Have you noticed all of the awesome strawberry sales lately? For me as soon as I see strawberries in season my mind goes to whip cream, and cake… yes, I may have a dessert problem. Strawberry Shortcake is one of those desserts that just makes you happy. Seriously, just try it after a rough day.
First, true Strawberry Shortcake needs to have a moist soft cake. It’s just wrong to use a dry biscuit type cake, please don’t go there. The best option is an Angel Food Cake.
If you’ve always bought your angel food cake, then you are really missing out. Angel Food cake is fun to make, and tastes better than any store bought version. It is more complex than just opening a box mix for cake, but in the end you’ll feel like a master chef and your family will think you are amazing. It’s not hard to make though, just complex. Your kids will also love to help and will be pretty sure that you are making a cake out of frosting…
Frugally, the hardest part of an Angel Food Cake is the 12 egg yolks. It’s incredibly hard to not use the 12 yolks. So, tune in tomorrow night for another great cake that will use all 12 egg yolks!
Traditional Strawberry Shortcake
A small taste of heaven is Angel Food Cake turned into a traditional Strawberry Shortcake.
For Angel Food Cake:
- 1 ½ cups powdered sugar
- 1 cup flour
- 1 ½ cups egg whites (12)
- 1 ½ teaspoons cream of tartar
- 1 cup granulated sugar
- 1 ½ teaspoons vanilla
- ½ teaspoon almond extract
- ¼ teaspoon salt
- 2 pints of Fresh Strawberries
- 1 package of Whipped Topping
- Move oven rack to lowest position. Heat oven to 375ºF.
- Sift powdered sugar and flour twice; set aside. (If you use cake flour you can sift once).
- Beat egg whites and cream of tartar on medium speed until foamy.
- Beat in granulated sugar, 2 tablespoons at a time, on high speed,
- Add vanilla, almond extract and salt after the last addition of sugar.
- Continue beating until stiff and glossy meringue forms. Do not underbeat.
- Add sifted sugar and flour, 1/4 cup at a time, over meringue, folding in with a spatula. Mix just until added mixture disappears, do not over mix.
- Push batter into ungreased angel food cake pan (tube pan). Move spatula up and down throughout mixture in the pan to remove any air bubbles. Smooth top of the cake with spatula.
- Wipe off any extra off the top of the pan.
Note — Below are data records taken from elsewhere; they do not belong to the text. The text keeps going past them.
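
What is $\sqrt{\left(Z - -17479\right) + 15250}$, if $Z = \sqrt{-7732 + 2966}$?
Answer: $\sqrt{32729 + i \sqrt{4766}} \approx 180.91 + 0.191 i$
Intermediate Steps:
$Z = i \sqrt{4766}$ ($Z = \sqrt{-4766} = i \sqrt{4766} \approx 69.036 i$)
$\sqrt{\left(Z - -17479\right) + 15250} = \sqrt{\left(i \sqrt{4766} - -17479\right) + 15250} = \sqrt{\left(i \sqrt{4766} + 17479\right) + 15250} = \sqrt{\left(17479 + i \sqrt{4766}\right) + 15250} = \sqrt{32729 + i \sqrt{4766}}$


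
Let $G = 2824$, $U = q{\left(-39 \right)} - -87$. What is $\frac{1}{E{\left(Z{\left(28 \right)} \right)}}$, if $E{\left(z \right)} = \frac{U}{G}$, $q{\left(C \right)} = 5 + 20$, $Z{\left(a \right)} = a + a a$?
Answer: $\frac{353}{14} \approx 25.214$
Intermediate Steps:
$Z{\left(a \right)} = a + a^{2}$
$q{\left(C \right)} = 25$
$U = 112$ ($U = 25 - -87 = 25 + 87 = 112$)
$E{\left(z \right)} = \frac{14}{353}$ ($E{\left(z \right)} = \frac{112}{2824} = 112 \cdot \frac{1}{2824} = \frac{14}{353}$)
$\frac{1}{E{\left(Z{\left(28 \right)} \right)}} = \frac{1}{\frac{14}{353}} = \frac{353}{14}$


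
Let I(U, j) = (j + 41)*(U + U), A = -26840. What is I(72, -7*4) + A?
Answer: -24968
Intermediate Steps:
I(U, j) = 2*U*(41 + j) (I(U, j) = (41 + j)*(2*U) = 2*U*(41 + j))
I(72, -7*4) + A = 2*72*(41 - 7*4) - 26840 = 2*72*(41 - 28) - 26840 = 2*72*13 - 26840 = 1872 - 26840 = -24968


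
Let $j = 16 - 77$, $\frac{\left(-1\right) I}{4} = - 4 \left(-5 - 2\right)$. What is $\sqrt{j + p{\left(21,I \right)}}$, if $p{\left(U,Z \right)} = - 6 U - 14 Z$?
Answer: $\sqrt{1381} \approx 37.162$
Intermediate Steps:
$I = -112$ ($I = - 4 \left(- 4 \left(-5 - 2\right)\right) = - 4 \left(\left(-4\right) \left(-7\right)\right) = \left(-4\right) 28 = -112$)
$p{\left(U,Z \right)} = - 14 Z - 6 U$
$j = -61$ ($j = 16 - 77 = -61$)
$\sqrt{j + p{\left(21,I \right)}} = \sqrt{-61 - -1442} = \sqrt{-61 + \left(1568 - 126\right)} = \sqrt{-61 + 1442} = \sqrt{1381}$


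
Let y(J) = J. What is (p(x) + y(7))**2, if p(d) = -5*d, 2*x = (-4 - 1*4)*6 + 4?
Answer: 13689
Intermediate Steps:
x = -22 (x = ((-4 - 1*4)*6 + 4)/2 = ((-4 - 4)*6 + 4)/2 = (-8*6 + 4)/2 = (-48 + 4)/2 = (1/2)*(-44) = -22)
(p(x) + y(7))**2 = (-5*(-22) + 7)**2 = (110 + 7)**2 = 117**2 = 13689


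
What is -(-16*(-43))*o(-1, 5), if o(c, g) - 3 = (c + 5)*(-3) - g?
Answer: 9632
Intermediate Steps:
o(c, g) = -12 - g - 3*c (o(c, g) = 3 + ((c + 5)*(-3) - g) = 3 + ((5 + c)*(-3) - g) = 3 + ((-15 - 3*c) - g) = 3 + (-15 - g - 3*c) = -12 - g - 3*c)
-(-16*(-43))*o(-1, 5) = -(-16*(-43))*(-12 - 1*5 - 3*(-1)) = -688*(-12 - 5 + 3) = -688*(-14) = -1*(-9632) = 9632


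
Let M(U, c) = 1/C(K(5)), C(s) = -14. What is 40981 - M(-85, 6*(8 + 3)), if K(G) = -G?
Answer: 573735/14 ≈ 40981.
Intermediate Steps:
M(U, c) = -1/14 (M(U, c) = 1/(-14) = -1/14)
40981 - M(-85, 6*(8 + 3)) = 40981 - 1*(-1/14) = 40981 + 1/14 = 573735/14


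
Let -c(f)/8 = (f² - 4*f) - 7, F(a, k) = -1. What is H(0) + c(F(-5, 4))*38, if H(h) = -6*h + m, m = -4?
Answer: 604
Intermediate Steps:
c(f) = 56 - 8*f² + 32*f (c(f) = -8*((f² - 4*f) - 7) = -8*(-7 + f² - 4*f) = 56 - 8*f² + 32*f)
H(h) = -4 - 6*h (H(h) = -6*h - 4 = -4 - 6*h)
H(0) + c(F(-5, 4))*38 = (-4 - 6*0) + (56 - 8*(-1)² + 32*(-1))*38 = (-4 + 0) + (56 - 8*1 - 32)*38 = -4 + (56 - 8 - 32)*38 = -4 + 16*38 = -4 + 608 = 604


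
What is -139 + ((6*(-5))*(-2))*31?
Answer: 1721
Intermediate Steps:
-139 + ((6*(-5))*(-2))*31 = -139 - 30*(-2)*31 = -139 + 60*31 = -139 + 1860 = 1721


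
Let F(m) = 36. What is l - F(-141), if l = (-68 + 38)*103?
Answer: -3126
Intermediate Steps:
l = -3090 (l = -30*103 = -3090)
l - F(-141) = -3090 - 1*36 = -3090 - 36 = -3126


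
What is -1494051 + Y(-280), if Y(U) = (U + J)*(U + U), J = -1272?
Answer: -624931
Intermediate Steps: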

This stuff can get messy as you put it in the pan...
- Bake 45 to 50 minutes at 375°or until cracks feel dry and top springs back when touched lightly.
- Immediately turn pan upside down and let cake cool on rack.
Strawberry Topping Directions:
- While cake is baking, wash and slice strawberries.
- Add sugar lightly over the berries (maybe ?-¼ cup per 16 oz of strawberries)
- Let sit for 30 minutes, until sugar is dissolved and strawberries have released some juice.
- Layer cake with strawberries and whipped topping.
To make this look fancy layer it in a trifle dish or in single serve glasses. You can't go wrong in any clear container. Also get creative and more colorful by adding a layer of fresh blueberries (think July 4th).